With 16 turns, including 10 right-handers, the circuit is 5.303km in length, the 58 laps making up a race distance of 307.574km, and the lap record of 1:24.125 was set by seven-time world champion Michael Schumacher in 2004.
Only a couple of kilometers from Melbourne's central business district, the track is laid out in a region that also includes the man-made Albert Park Lake as its centerpiece, a football stadium, a golf course and a water sports complex.
With Victoria winning the contract to host the race in 1993, the roads that were to be used were rebuilt in the lead-up to make sure that the surface was as smooth and consistent as possible.
With only a short distance from the start/finish line to the opening turn, drivers try to get away quickly and up to 300km/h before dropping back to about 145km/h to negotiate the right-hander, and the jockeying for position can have spectacular consequences.
In 2002, pole-sitter Rubens Barrichello cut across in front of a charging Ralf Schumacher, who had nowhere to go and crashed into the rear of the Brazilian's car, while last year Nelson Piquet Jr and Giancarlo Fisichella collided with the Italian's race over at the first bend.
Drivers accelerate to about 200km/h through the left-hand turn two where four cars came to grief on the first lap last year including that of Australian Mark Webber. Coming out of there they speed up even further before dropping back to under 100km/h approaching the right-hand turn three. It was here in 2001 that Jacques Villeneuve shunted Ralf Schumacher from behind and also became airborne.

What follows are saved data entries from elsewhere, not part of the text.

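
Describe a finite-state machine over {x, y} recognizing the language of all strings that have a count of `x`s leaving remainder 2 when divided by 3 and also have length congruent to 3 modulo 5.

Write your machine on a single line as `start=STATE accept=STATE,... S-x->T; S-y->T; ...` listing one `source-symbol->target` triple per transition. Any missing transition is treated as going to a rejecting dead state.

start=q0; accept=q7; q0-x->q1; q0-y->q2; q1-x->q3; q1-y->q4; q2-x->q4; q2-y->q5; q3-x->q6; q3-y->q7; q4-x->q7; q4-y->q8; q5-x->q8; q5-y->q6; q6-x->q9; q6-y->q10; q7-x->q10; q7-y->q11; q8-x->q11; q8-y->q9; q9-x->q12; q9-y->q13; q10-x->q13; q10-y->q0; q11-x->q0; q11-y->q12; q12-x->q2; q12-y->q14; q13-x->q14; q13-y->q1; q14-x->q5; q14-y->q3

Run two small machines in parallel and take their product. One (3 states) tracks the count of `x`s modulo 3; the other (5 states) tracks the input length modulo 5. Each combined state is a pair, one component from each; accept when both components accept.
          x    y  
>  q0     q1   q2 
   q1     q3   q4 
   q2     q4   q5 
   q3     q6   q7 
   q4     q7   q8 
   q5     q8   q6 
   q6     q9  q10 
 * q7    q10  q11 
   q8    q11   q9 
   q9    q12  q13 
   q10   q13   q0 
   q11    q0  q12 
   q12    q2  q14 
   q13   q14   q1 
   q14    q5   q3 
(> = start, * = accepting)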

A short stretch sees the drivers hit about 145km/h leading up to the left-hander that is turn four, with speeds building further beyond 300km/h on the way through the right-hand turn five building to turn six.
The right-hander at turn six starts the second sector and is followed by the gentle left-hander that is turn seven and the right-hand turn eight as speeds again build to about 280km/h.
After slowing to just over 100km/h through the sharp right-hand turn nine and left-hand turn 10, drivers again reach about 250km/h as sector two ends coming along to turns 11 and 12, with speeds only reduced marginally through these.
The right-hander at turn 13 brings drivers back to under 140km/h before its strong acceleration down a short straight then back down to 200km/h at the right-hand turn 14 before increasing to 240km/h approaching turn 15.
This sharp left-hander is one of only two on the track - along with turn three - that forces drivers back under 100km/h into second gear, but they crank it back up to 180km/h through the right-hander that is turn 16 and beyond 300km/h down the main straight.